Before we begin, a quick update on Try To Say Something Bad About "I, Robot" Every Day This Week Week. Scientists have determined that watching "I, Robot" can cause unsightly growths on your acronym.
And now, a memo to everyone panicking about the Election Delay Plan: DAMN, I HOPE YOU'RE DUMB.
This is the problem with being a liberal who hates people. It makes things difficult at times like this. Because on the one hand, the idea that the Department of Homeland Security is looking into ways to postpone the election in the case of a terrorist attack is deeply troubling. On the other hand, it also plays right into the deepest fears of the Paranoid Conspiracy Leftits. And I hate it when the PCL's are even remotely right.
When the PCL's come close to the mark with their apocalyptic predictions of the fascist police state that is right around the corner, two things happen. First, they become a bit more insufferable, which is difficult, but possible. And second, it points out just how well and truly fucked we are.
The Department of Homeland Security, for its part, claims it is just looking into the technical legalities of the situation for purposes of contingency planning. Which sounds reassuring, until you remember the last time a federal department looked into the possible technical legalities of something, it was "how much torture can we get away with" and lo and behold, the answer turned out to be "quite a bit, actually."
Depending on who you talk to, there are two precedents in play here. First, local elections in New York were delayed after the 9/11 attacks, because, well, New York's mayoral election date isn't actually enshrined in the Constitution, and there were piles of rubble and plumes of roiling smoke all over the place. The other precedent is, of course, Spain, where an Al Qaeda bombing right before their elections presumably "changed the outcome" and led to the election of a liberal candidate who pulled Spain's troops out of Iraq.
The first rationale makes no sense on a national level.
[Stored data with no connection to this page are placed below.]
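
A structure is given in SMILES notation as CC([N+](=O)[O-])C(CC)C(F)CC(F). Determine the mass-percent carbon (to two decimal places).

49.22%

Atom tally by fragment:
  CH3 → C:1 H:3
  CH(NO2) → C:1 H:1 N:1 O:2
  CH(C2H5) → C:3 H:6
  CH(F) → C:1 H:1 F:1
  CH2 → C:1 H:2
  CH2F → C:1 H:2 F:1
Element totals:
  C: 8
  H: 15
  F: 2
  N: 1
  O: 2
Molecular formula: C8H15F2NO2.
Molar mass = 195.209 g/mol.
Mass from C: 8 × 12.011 = 96.088 g/mol.
%C = 96.088 / 195.209 × 100 = 49.22%.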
Unless the terrorists devise a plan to simultaneously blow up hundreds of thousands of elementary school gymnasiums, the country will be able, for the most part, to get to the polls.
So that leaves Spain, which is a wonderful example of American retardation at work. If you look at the stories about the election delay, they all say that the Madrid bombing changed the outcome of the election, which is true, but roughly akin to saying it was the explosion in the chamber of a rifle in Texas that made Lyndon Johnson the president. People here think that all of Spain rose up as one and pissed their pants as soon as they got bombed, and voted in the liberals in the hopes of appeasing the terrorists. When what ACTUALLY happened is that the incumbent tried to use the bombing for his political advantage, blaming Basque separatists for it even though the evidence pointed toward Al Qaeda, and so the Spanish electorate fired his sorry ass.
The funny part is, either way, the reasoning still is "we don't want that to happen here". The fake reasoning is that we don't want overly emotional traumatized Americans making poor decisions in the heat of the moment, and the real reasoning is that we wouldn't want the public to actually judge the incumbent on how much he lied about terrorism in order to achieve his personal political goals.
I'm so glad that we have the Department of Homeland Security now to tell us, by the way, which world events we, as voters, should be allowed to use to sway our opinion on the candidates. Isn't that how it's supposed to work? I mean, let's say Bush gets caught in an open-mic moment telling a racist joke or something two days before the election. Would that "unfairly" sway the voting public? That's how the political game works. A big fuckup can cost you your job, even if it's not your fault. Given all the other ways the powers-that-be have at their disposal to prevent or delay the release of bad news, or just lie in reports, it's nice to have one part of the process they can't tweak for their own benefit. For the time being.
Of course, over the weekend, I watched what appeared to be a documentary about the inner workings at Homeland Security, called "The 4400". From this educational program, I learned that in the event of an emergency, Homeland Security will dispatch a pair of Mulder and Scully knockoffs to wander around aimlessly and bitch about their personal lives while dozens of alien abductees demonstrate mysterious supernatural powers. So maybe the paranoid lefies are right to be keeping an eye on this one.